The Future of Multicast – Lenny Giuliano, Distinguished Engineer @ Juniper Networks

Lenny Giuliano claims multicast is so easy and ubiquitous that even your Grandma uses it. Is that true? In this episode we talk about live streaming 4K video, AMT, multicast vs CDN and we even touch on LISP and IPv4/IPv6 transition. Multicast Menu website:

5 Replies to “The Future of Multicast – Lenny Giuliano, Distinguished Engineer @ Juniper Networks”

  1. Matthew Walster

    I’m afraid I have to vehemently disagree with the examples given. These are the three biggest issues I see:

    1. A “million simultaneous viewers” does not take down a CDN, and a 4K stream is nowhere near 40Mb/s even if that number of viewers was a huge issue. Many video CDNs approach that figure, and the biggest ones peak at several times that figure.

    2. Companies pay huge sums of money for the rights to stream sports. Most of that is recouped from advertising and subscription fees. Adverts are localised (so multiple streams are needed) and viewing the stream is not free because of those subscription fees so you need to add a DRM layer on top of the data feed, which has to be extremely tolerant of things like packet loss (especially in a wireless environment) because multicast is UDP and typically not able to retransmit like you get with a TCP stream. You can build “catch-up” services that provide missing packets on a separate stream but that is generally not realistic with live video at this scale.

    3. As well as having potentially hundreds or thousands of streams so you can have your regional advertising, you will also need alternative bitrates so that 4K can degrade to lower and lower bitrates until a reliable figure is obtained. You’re now talking about potentially tens of thousands of streams for a single program. Even with SSM you’re going to end up very limited as to the number of programs if you’re still using IPv4.

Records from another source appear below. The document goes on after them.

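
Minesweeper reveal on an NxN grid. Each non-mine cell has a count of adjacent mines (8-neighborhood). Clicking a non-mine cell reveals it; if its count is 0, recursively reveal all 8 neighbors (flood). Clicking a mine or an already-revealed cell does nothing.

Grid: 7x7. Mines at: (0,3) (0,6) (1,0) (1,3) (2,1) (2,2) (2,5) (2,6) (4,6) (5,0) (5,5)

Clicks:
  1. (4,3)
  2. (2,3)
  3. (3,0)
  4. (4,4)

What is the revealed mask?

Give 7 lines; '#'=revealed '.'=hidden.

Answer: .......
.......
...#...
#####..
.####..
.####..
.####..

Derivation:
Click 1 (4,3) count=0: revealed 16 new [(3,1) (3,2) (3,3) (3,4) (4,1) (4,2) (4,3) (4,4) (5,1) (5,2) (5,3) (5,4) (6,1) (6,2) (6,3) (6,4)] -> total=16
Click 2 (2,3) count=2: revealed 1 new [(2,3)] -> total=17
Click 3 (3,0) count=1: revealed 1 new [(3,0)] -> total=18
Click 4 (4,4) count=1: revealed 0 new [(none)] -> total=18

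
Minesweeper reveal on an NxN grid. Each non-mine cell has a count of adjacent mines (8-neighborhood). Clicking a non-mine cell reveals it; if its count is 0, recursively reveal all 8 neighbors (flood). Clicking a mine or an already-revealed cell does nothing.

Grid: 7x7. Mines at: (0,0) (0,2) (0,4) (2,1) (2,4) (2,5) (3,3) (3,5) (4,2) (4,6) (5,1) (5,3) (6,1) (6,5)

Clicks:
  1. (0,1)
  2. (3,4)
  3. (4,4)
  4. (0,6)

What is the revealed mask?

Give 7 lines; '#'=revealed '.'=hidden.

Click 1 (0,1) count=2: revealed 1 new [(0,1)] -> total=1
Click 2 (3,4) count=4: revealed 1 new [(3,4)] -> total=2
Click 3 (4,4) count=3: revealed 1 new [(4,4)] -> total=3
Click 4 (0,6) count=0: revealed 4 new [(0,5) (0,6) (1,5) (1,6)] -> total=7

Answer: .#...##
.....##
.......
....#..
....#..
.......
.......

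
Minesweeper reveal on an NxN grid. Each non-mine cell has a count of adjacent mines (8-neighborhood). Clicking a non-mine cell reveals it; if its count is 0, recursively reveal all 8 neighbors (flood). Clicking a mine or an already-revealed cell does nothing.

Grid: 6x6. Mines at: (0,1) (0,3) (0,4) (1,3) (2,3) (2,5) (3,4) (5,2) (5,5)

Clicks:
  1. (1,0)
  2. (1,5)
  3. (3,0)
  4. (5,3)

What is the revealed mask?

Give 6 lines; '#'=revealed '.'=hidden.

Answer: ......
###..#
###...
###...
###...
##.#..

Derivation:
Click 1 (1,0) count=1: revealed 1 new [(1,0)] -> total=1
Click 2 (1,5) count=2: revealed 1 new [(1,5)] -> total=2
Click 3 (3,0) count=0: revealed 13 new [(1,1) (1,2) (2,0) (2,1) (2,2) (3,0) (3,1) (3,2) (4,0) (4,1) (4,2) (5,0) (5,1)] -> total=15
Click 4 (5,3) count=1: revealed 1 new [(5,3)] -> total=16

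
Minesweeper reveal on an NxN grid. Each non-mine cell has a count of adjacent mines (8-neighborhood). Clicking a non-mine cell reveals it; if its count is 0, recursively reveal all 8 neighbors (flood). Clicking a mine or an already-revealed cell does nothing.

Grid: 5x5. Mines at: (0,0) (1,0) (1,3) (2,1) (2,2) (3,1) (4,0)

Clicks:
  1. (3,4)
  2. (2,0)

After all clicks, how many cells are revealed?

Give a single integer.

Answer: 9

Derivation:
Click 1 (3,4) count=0: revealed 8 new [(2,3) (2,4) (3,2) (3,3) (3,4) (4,2) (4,3) (4,4)] -> total=8
Click 2 (2,0) count=3: revealed 1 new [(2,0)] -> total=9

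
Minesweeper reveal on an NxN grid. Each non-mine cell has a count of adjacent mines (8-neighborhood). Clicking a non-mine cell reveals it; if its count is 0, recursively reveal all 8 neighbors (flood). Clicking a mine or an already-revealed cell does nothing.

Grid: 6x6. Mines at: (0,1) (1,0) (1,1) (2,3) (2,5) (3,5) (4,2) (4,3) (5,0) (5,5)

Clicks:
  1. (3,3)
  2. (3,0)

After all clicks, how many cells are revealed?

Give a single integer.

Click 1 (3,3) count=3: revealed 1 new [(3,3)] -> total=1
Click 2 (3,0) count=0: revealed 6 new [(2,0) (2,1) (3,0) (3,1) (4,0) (4,1)] -> total=7

Answer: 7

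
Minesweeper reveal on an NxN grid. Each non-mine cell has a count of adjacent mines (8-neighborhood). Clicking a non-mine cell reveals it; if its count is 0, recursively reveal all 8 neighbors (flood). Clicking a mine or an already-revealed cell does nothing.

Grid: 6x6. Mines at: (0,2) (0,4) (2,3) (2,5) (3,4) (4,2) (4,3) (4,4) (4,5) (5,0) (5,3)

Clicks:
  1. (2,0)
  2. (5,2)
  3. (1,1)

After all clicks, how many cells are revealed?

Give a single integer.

Click 1 (2,0) count=0: revealed 13 new [(0,0) (0,1) (1,0) (1,1) (1,2) (2,0) (2,1) (2,2) (3,0) (3,1) (3,2) (4,0) (4,1)] -> total=13
Click 2 (5,2) count=3: revealed 1 new [(5,2)] -> total=14
Click 3 (1,1) count=1: revealed 0 new [(none)] -> total=14

Answer: 14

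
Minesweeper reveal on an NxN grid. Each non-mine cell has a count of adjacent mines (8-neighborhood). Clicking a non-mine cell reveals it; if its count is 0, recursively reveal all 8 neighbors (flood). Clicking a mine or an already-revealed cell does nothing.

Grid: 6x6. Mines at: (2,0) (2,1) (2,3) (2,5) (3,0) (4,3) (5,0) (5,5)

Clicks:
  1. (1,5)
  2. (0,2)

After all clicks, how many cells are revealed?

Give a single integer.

Click 1 (1,5) count=1: revealed 1 new [(1,5)] -> total=1
Click 2 (0,2) count=0: revealed 11 new [(0,0) (0,1) (0,2) (0,3) (0,4) (0,5) (1,0) (1,1) (1,2) (1,3) (1,4)] -> total=12

Answer: 12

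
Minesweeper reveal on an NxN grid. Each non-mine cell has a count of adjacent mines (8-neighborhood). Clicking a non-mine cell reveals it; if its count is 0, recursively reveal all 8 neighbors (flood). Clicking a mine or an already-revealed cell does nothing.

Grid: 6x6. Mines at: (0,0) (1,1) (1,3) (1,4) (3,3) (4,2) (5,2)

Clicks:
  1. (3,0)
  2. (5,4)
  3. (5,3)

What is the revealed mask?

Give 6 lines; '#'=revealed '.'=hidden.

Answer: ......
......
##..##
##..##
##.###
##.###

Derivation:
Click 1 (3,0) count=0: revealed 8 new [(2,0) (2,1) (3,0) (3,1) (4,0) (4,1) (5,0) (5,1)] -> total=8
Click 2 (5,4) count=0: revealed 10 new [(2,4) (2,5) (3,4) (3,5) (4,3) (4,4) (4,5) (5,3) (5,4) (5,5)] -> total=18
Click 3 (5,3) count=2: revealed 0 new [(none)] -> total=18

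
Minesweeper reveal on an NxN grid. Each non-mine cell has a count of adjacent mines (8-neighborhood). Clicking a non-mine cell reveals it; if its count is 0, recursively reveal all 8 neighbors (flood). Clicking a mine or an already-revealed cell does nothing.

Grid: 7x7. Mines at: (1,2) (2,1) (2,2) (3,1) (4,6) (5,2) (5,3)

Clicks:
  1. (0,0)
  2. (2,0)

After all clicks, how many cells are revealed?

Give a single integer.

Answer: 5

Derivation:
Click 1 (0,0) count=0: revealed 4 new [(0,0) (0,1) (1,0) (1,1)] -> total=4
Click 2 (2,0) count=2: revealed 1 new [(2,0)] -> total=5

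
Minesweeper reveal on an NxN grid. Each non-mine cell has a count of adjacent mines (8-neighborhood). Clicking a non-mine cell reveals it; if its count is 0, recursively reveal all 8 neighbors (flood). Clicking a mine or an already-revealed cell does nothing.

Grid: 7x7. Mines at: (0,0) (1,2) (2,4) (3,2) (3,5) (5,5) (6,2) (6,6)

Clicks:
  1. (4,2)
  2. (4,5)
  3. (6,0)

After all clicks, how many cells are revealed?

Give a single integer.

Answer: 14

Derivation:
Click 1 (4,2) count=1: revealed 1 new [(4,2)] -> total=1
Click 2 (4,5) count=2: revealed 1 new [(4,5)] -> total=2
Click 3 (6,0) count=0: revealed 12 new [(1,0) (1,1) (2,0) (2,1) (3,0) (3,1) (4,0) (4,1) (5,0) (5,1) (6,0) (6,1)] -> total=14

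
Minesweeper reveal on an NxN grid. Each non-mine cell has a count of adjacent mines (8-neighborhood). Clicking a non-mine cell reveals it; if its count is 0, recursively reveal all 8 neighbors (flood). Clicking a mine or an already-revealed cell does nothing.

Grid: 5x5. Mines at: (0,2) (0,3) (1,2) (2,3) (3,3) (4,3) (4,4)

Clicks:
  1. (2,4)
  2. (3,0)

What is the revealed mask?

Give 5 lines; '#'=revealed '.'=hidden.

Click 1 (2,4) count=2: revealed 1 new [(2,4)] -> total=1
Click 2 (3,0) count=0: revealed 13 new [(0,0) (0,1) (1,0) (1,1) (2,0) (2,1) (2,2) (3,0) (3,1) (3,2) (4,0) (4,1) (4,2)] -> total=14

Answer: ##...
##...
###.#
###..
###..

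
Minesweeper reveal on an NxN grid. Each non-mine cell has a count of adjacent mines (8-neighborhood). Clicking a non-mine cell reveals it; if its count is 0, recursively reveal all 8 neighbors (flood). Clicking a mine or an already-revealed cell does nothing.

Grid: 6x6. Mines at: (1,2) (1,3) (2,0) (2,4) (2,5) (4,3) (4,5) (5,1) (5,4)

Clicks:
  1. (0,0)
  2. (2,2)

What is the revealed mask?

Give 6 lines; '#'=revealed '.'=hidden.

Click 1 (0,0) count=0: revealed 4 new [(0,0) (0,1) (1,0) (1,1)] -> total=4
Click 2 (2,2) count=2: revealed 1 new [(2,2)] -> total=5

Answer: ##....
##....
..#...
......
......
......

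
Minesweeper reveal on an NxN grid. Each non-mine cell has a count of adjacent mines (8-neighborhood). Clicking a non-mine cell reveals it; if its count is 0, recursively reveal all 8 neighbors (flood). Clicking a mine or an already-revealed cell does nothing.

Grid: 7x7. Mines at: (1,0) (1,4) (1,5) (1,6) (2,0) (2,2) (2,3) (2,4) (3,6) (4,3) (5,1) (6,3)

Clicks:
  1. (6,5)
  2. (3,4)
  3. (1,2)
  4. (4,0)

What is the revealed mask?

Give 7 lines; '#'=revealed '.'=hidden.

Answer: .......
..#....
.......
....#..
#...###
....###
....###

Derivation:
Click 1 (6,5) count=0: revealed 9 new [(4,4) (4,5) (4,6) (5,4) (5,5) (5,6) (6,4) (6,5) (6,6)] -> total=9
Click 2 (3,4) count=3: revealed 1 new [(3,4)] -> total=10
Click 3 (1,2) count=2: revealed 1 new [(1,2)] -> total=11
Click 4 (4,0) count=1: revealed 1 new [(4,0)] -> total=12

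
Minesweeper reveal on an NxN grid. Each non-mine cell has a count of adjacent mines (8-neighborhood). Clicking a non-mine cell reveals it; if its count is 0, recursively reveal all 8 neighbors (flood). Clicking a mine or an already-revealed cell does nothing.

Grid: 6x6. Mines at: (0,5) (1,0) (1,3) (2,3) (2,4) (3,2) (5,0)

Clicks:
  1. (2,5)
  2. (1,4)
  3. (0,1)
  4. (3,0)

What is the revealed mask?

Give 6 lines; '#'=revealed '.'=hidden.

Click 1 (2,5) count=1: revealed 1 new [(2,5)] -> total=1
Click 2 (1,4) count=4: revealed 1 new [(1,4)] -> total=2
Click 3 (0,1) count=1: revealed 1 new [(0,1)] -> total=3
Click 4 (3,0) count=0: revealed 6 new [(2,0) (2,1) (3,0) (3,1) (4,0) (4,1)] -> total=9

Answer: .#....
....#.
##...#
##....
##....
......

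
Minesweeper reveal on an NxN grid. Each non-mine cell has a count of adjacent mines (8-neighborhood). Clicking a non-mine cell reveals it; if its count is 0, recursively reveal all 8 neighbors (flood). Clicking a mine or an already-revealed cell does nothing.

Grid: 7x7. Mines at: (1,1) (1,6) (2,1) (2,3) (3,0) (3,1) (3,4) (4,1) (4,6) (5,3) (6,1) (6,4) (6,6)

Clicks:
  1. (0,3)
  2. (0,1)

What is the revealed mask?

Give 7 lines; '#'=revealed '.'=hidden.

Answer: .#####.
..####.
.......
.......
.......
.......
.......

Derivation:
Click 1 (0,3) count=0: revealed 8 new [(0,2) (0,3) (0,4) (0,5) (1,2) (1,3) (1,4) (1,5)] -> total=8
Click 2 (0,1) count=1: revealed 1 new [(0,1)] -> total=9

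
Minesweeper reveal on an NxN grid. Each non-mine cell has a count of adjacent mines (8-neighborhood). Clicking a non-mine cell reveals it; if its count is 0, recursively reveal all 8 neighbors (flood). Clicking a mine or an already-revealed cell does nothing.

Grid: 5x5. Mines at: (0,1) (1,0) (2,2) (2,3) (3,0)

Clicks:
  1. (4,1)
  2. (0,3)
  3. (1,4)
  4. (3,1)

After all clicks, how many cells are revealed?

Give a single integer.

Click 1 (4,1) count=1: revealed 1 new [(4,1)] -> total=1
Click 2 (0,3) count=0: revealed 6 new [(0,2) (0,3) (0,4) (1,2) (1,3) (1,4)] -> total=7
Click 3 (1,4) count=1: revealed 0 new [(none)] -> total=7
Click 4 (3,1) count=2: revealed 1 new [(3,1)] -> total=8

Answer: 8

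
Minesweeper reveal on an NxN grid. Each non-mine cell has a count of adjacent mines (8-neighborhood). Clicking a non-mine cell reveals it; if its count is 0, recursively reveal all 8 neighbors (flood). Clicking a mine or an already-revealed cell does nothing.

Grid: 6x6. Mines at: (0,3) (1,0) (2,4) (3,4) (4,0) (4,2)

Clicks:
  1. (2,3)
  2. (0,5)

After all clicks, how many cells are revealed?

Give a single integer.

Click 1 (2,3) count=2: revealed 1 new [(2,3)] -> total=1
Click 2 (0,5) count=0: revealed 4 new [(0,4) (0,5) (1,4) (1,5)] -> total=5

Answer: 5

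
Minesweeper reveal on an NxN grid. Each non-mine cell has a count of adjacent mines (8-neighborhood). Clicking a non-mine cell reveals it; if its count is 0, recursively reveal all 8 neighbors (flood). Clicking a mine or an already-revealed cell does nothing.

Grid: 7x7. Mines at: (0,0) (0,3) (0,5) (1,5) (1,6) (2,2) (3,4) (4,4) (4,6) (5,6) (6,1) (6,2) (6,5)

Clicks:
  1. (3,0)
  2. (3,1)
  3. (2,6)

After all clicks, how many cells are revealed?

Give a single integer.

Click 1 (3,0) count=0: revealed 16 new [(1,0) (1,1) (2,0) (2,1) (3,0) (3,1) (3,2) (3,3) (4,0) (4,1) (4,2) (4,3) (5,0) (5,1) (5,2) (5,3)] -> total=16
Click 2 (3,1) count=1: revealed 0 new [(none)] -> total=16
Click 3 (2,6) count=2: revealed 1 new [(2,6)] -> total=17

Answer: 17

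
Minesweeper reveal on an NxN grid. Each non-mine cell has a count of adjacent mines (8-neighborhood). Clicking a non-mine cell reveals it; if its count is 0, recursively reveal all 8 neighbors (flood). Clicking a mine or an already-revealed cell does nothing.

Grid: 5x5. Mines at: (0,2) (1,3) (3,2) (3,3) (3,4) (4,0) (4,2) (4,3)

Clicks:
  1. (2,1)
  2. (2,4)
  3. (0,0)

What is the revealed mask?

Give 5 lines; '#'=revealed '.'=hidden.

Answer: ##...
##...
##..#
##...
.....

Derivation:
Click 1 (2,1) count=1: revealed 1 new [(2,1)] -> total=1
Click 2 (2,4) count=3: revealed 1 new [(2,4)] -> total=2
Click 3 (0,0) count=0: revealed 7 new [(0,0) (0,1) (1,0) (1,1) (2,0) (3,0) (3,1)] -> total=9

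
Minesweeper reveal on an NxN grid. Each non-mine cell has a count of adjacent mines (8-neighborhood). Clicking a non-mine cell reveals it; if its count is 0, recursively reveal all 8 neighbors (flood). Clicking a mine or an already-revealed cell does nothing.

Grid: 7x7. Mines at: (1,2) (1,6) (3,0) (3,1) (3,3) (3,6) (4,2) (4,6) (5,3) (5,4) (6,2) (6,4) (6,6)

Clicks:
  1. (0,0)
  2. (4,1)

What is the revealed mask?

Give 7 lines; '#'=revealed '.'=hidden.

Answer: ##.....
##.....
##.....
.......
.#.....
.......
.......

Derivation:
Click 1 (0,0) count=0: revealed 6 new [(0,0) (0,1) (1,0) (1,1) (2,0) (2,1)] -> total=6
Click 2 (4,1) count=3: revealed 1 new [(4,1)] -> total=7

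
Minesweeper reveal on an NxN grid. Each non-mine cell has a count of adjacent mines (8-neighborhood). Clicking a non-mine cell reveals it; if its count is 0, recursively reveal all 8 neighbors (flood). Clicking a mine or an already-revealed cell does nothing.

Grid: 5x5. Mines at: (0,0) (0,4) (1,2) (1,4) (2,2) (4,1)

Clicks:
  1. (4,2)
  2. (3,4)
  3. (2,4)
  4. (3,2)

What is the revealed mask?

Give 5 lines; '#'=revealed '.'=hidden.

Answer: .....
.....
...##
..###
..###

Derivation:
Click 1 (4,2) count=1: revealed 1 new [(4,2)] -> total=1
Click 2 (3,4) count=0: revealed 7 new [(2,3) (2,4) (3,2) (3,3) (3,4) (4,3) (4,4)] -> total=8
Click 3 (2,4) count=1: revealed 0 new [(none)] -> total=8
Click 4 (3,2) count=2: revealed 0 new [(none)] -> total=8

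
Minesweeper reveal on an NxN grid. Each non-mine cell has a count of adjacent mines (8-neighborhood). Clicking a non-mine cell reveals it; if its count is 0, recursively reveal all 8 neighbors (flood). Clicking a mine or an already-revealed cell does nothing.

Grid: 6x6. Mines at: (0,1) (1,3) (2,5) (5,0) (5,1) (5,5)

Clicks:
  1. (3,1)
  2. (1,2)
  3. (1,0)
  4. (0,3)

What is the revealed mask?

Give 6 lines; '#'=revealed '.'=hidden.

Click 1 (3,1) count=0: revealed 21 new [(1,0) (1,1) (1,2) (2,0) (2,1) (2,2) (2,3) (2,4) (3,0) (3,1) (3,2) (3,3) (3,4) (4,0) (4,1) (4,2) (4,3) (4,4) (5,2) (5,3) (5,4)] -> total=21
Click 2 (1,2) count=2: revealed 0 new [(none)] -> total=21
Click 3 (1,0) count=1: revealed 0 new [(none)] -> total=21
Click 4 (0,3) count=1: revealed 1 new [(0,3)] -> total=22

Answer: ...#..
###...
#####.
#####.
#####.
..###.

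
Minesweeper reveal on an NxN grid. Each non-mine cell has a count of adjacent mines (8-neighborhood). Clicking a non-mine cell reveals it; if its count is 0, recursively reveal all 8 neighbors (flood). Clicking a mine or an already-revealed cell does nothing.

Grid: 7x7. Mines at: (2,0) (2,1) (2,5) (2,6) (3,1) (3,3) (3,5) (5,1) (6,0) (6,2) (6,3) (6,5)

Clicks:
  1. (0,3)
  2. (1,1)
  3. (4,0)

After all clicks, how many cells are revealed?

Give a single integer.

Click 1 (0,3) count=0: revealed 17 new [(0,0) (0,1) (0,2) (0,3) (0,4) (0,5) (0,6) (1,0) (1,1) (1,2) (1,3) (1,4) (1,5) (1,6) (2,2) (2,3) (2,4)] -> total=17
Click 2 (1,1) count=2: revealed 0 new [(none)] -> total=17
Click 3 (4,0) count=2: revealed 1 new [(4,0)] -> total=18

Answer: 18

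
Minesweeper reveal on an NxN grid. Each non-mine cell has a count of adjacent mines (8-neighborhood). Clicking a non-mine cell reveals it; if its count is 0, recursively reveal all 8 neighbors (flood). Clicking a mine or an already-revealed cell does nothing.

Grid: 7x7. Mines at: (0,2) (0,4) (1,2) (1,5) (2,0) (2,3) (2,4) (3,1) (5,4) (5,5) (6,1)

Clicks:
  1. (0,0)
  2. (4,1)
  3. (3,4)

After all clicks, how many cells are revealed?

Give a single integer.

Answer: 6

Derivation:
Click 1 (0,0) count=0: revealed 4 new [(0,0) (0,1) (1,0) (1,1)] -> total=4
Click 2 (4,1) count=1: revealed 1 new [(4,1)] -> total=5
Click 3 (3,4) count=2: revealed 1 new [(3,4)] -> total=6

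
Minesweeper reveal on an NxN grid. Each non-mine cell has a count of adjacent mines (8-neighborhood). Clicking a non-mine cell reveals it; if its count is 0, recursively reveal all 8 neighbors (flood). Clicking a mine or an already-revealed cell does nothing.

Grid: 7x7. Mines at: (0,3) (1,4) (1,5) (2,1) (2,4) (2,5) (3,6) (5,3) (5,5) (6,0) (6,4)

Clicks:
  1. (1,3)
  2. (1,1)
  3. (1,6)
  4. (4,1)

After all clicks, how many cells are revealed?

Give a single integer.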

    With a deeply embedded CDN node, you get the benefits of multicast (one stream in, many streams out) with the added benefit of TCP, keeping the load off the backbone (close to the head end), and you don’t have to spend lots of time and effort ensuring that your downstream clients aren’t subscribed to feeds from the “wrong” region.

    Multicast has its uses, sure. Inter-domain multicast is used a lot in finance, yes. It is not suitable for the open internet with closed content.

    • Lenny Giuliano

      Matthew- thanks for the comments.
      1) The bitrates I mentioned are based on what I’ve found posted on the Internet. For 4k it came from Youtube ( If these numbers are not accurate, please let me know a better source for this info.
      2) Indeed, unicast streams can be used to insert ads, exchange decryption keys for access control, report user experience/audience size, etc, in conjunction with multicast delivering the actual video stream of interest.
      3) Likewise, different multicast groups can be used for different bitrates, so a receiver join different groups to switch to higher/low bitrates as needed based on the receiver’s throughput capabilities at any point in time.

  2. Koen Fredricks

    Dear. Mr. Lenny,

    Thank You for doing this podcast.
    I may want to be an engineer when I am older and what you have taught me in this podcast helped me learn about multicast and what it can do.

    Koen Fredricks

  3. Khang Le

    Hey Mr. Lenny,

    After listening to your amazing podcast, I now know that not only are you a great basketball coach, but you are a great engineer. I have learned so much from your podcast on multicasting. I may want to become an engineer one day and be just like you, so this podcast may help me one day. Although Matthew Walster disagrees with you, I on the other hand totally agree with you on all your points stated. You are clearly the alpha in the engineering world, and I want to become like you.